Menurutnya, wilayah perbatasan memiliki banyak potensi ekonomi yang dapat dikembangkan apabila masyarakat memperoleh akses pengetahuan, keterampilan, dan pendampingan yang memadai. Karena itu, edukasi kewirausahaan menjadi salah satu langkah penting untuk mendorong lahirnya usaha-usaha produktif berbasis sumber daya lokal.
Kepala Dinas Ketenagakerjaan dan Transmigrasi Provinsi Nusa Tenggara Timur, Yosef Rasi, menegaskan bahwa percepatan pembangunan di kawasan perbatasan tidak hanya berfokus pada pembangunan infrastruktur, tetapi juga peningkatan kapasitas sumber daya manusia dan penguatan ekonomi masyarakat.
“Kami ingin masyarakat perbatasan mampu memanfaatkan potensi yang ada di lingkungan mereka untuk menciptakan usaha yang berkelanjutan dan memberikan nilai tambah bagi perekonomian keluarga,” katanya.
Program pengembangan UMKM menjadi salah satu strategi pemerintah dalam memperkuat ekonomi daerah, terutama di wilayah perbatasan yang memiliki tantangan akses pasar dan keterbatasan lapangan kerja formal.
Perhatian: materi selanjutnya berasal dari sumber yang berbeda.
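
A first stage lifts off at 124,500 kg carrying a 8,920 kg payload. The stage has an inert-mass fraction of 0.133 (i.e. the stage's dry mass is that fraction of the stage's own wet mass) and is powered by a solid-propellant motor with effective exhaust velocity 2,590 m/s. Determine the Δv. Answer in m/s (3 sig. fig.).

Δv ≈ 4230 m/s

Stage wet mass = m₀ − payload = 124,500 − 8,920 = 115,580 kg.
Stage dry mass = ε × stage wet mass = 0.133 × 115,580 = 15,372.1 kg.
Burnout mass m_f = stage dry + payload = 15,372.1 + 8,920 = 24,292.1 kg.
Δv = v_e · ln(124,500/24,292.1) = 2590.0 × ln(5.125) = 2590.0 × 1.6342 ≈ 4232 m/s.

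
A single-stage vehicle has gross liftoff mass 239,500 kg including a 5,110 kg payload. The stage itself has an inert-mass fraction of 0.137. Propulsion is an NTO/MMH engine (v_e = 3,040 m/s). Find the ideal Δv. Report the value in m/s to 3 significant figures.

Δv ≈ 5660 m/s

Stage wet mass = m₀ − payload = 239,500 − 5,110 = 234,390 kg.
Stage dry mass = ε × stage wet mass = 0.137 × 234,390 = 32,111.4 kg.
Burnout mass m_f = stage dry + payload = 32,111.4 + 5,110 = 37,221.4 kg.
Using Δv = v_e ln(m₀/m_f): Δv = v_e · ln(239,500/37,221.4) = 3040.0 × ln(6.434) = 3040.0 × 1.8617 ≈ 5659 m/s.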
Produk olahan seperti tempe dan keripik pisang dinilai memiliki prospek yang baik karena memanfaatkan bahan baku yang mudah diperoleh serta memiliki pasar yang cukup luas.
Selain memberikan tambahan penghasilan, pengembangan UMKM juga berpotensi menciptakan lapangan kerja baru dan meningkatkan aktivitas ekonomi masyarakat desa. Dengan pendampingan yang berkelanjutan, usaha berbasis potensi lokal diharapkan mampu berkembang menjadi sumber ekonomi yang lebih kuat dan mandiri.
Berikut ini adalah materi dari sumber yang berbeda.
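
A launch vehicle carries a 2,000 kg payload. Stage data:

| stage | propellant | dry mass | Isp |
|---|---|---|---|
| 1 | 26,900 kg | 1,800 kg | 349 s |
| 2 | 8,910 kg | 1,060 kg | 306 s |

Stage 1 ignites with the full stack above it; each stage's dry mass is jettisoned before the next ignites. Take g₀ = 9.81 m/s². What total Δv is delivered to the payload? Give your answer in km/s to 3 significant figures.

Δv ≈ 7.80 km/s

Ignition mass of stage 1 = 26,900+1,800 + 8,910+1,060 + 2,000 = 40,670 kg.
Stage 1: m₀ = 40,670 kg, m_f = 40,670 − 26,900 = 13,770 kg; Δv = 349×9.81×ln(2.954) = 3423.7×1.0830 ≈ 3708 m/s.
Stage 2: m₀ = 11,970 kg, m_f = 11,970 − 8,910 = 3,060 kg; Δv = 306×9.81×ln(3.912) = 3001.9×1.3640 ≈ 4095 m/s.
Total Δv = 3708 + 4095 = 7803 m/s.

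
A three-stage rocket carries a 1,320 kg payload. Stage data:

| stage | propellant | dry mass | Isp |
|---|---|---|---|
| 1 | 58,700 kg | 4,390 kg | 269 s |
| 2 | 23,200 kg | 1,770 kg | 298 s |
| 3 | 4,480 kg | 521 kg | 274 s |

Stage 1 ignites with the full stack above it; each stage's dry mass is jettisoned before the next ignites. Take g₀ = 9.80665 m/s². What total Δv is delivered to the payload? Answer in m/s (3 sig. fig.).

Δv ≈ 9830 m/s

Ignition mass of stage 1 = 58,700+4,390 + 23,200+1,770 + 4,480+521 + 1,320 = 94,381 kg.
Stage 1: m₀ = 94,381 kg, m_f = 94,381 − 58,700 = 35,681 kg; Δv = 269×9.80665×ln(2.645) = 2638.0×0.9727 ≈ 2566 m/s.
Stage 2: m₀ = 31,291 kg, m_f = 31,291 − 23,200 = 8,091 kg; Δv = 298×9.80665×ln(3.867) = 2922.4×1.3526 ≈ 3953 m/s.
Stage 3: m₀ = 6,321 kg, m_f = 6,321 − 4,480 = 1,841 kg; Δv = 274×9.80665×ln(3.433) = 2687.0×1.2336 ≈ 3315 m/s.
Total Δv = 2566 + 3953 + 3315 = 9834 m/s.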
Partisipasi Satgas Pamtas dalam kegiatan pemberdayaan masyarakat tersebut menunjukkan bahwa kehadiran TNI di wilayah perbatasan tidak hanya berorientasi pada pengamanan wilayah, tetapi juga mendukung pembangunan sosial dan ekonomi masyarakat. Pendekatan tersebut sejalan dengan upaya memperkuat kesejahteraan warga sekaligus menjaga stabilitas kawasan perbatasan.
Ke depan, sinergi antara pemerintah daerah, TNI, dan masyarakat akan terus diperkuat untuk memperluas program pemberdayaan ekonomi yang mampu meningkatkan kualitas hidup masyarakat di wilayah perbatasan. Melalui pengembangan UMKM dan pemanfaatan potensi lokal, pemerintah berharap pembangunan dapat dirasakan secara lebih merata hingga ke daerah terluar Indonesia.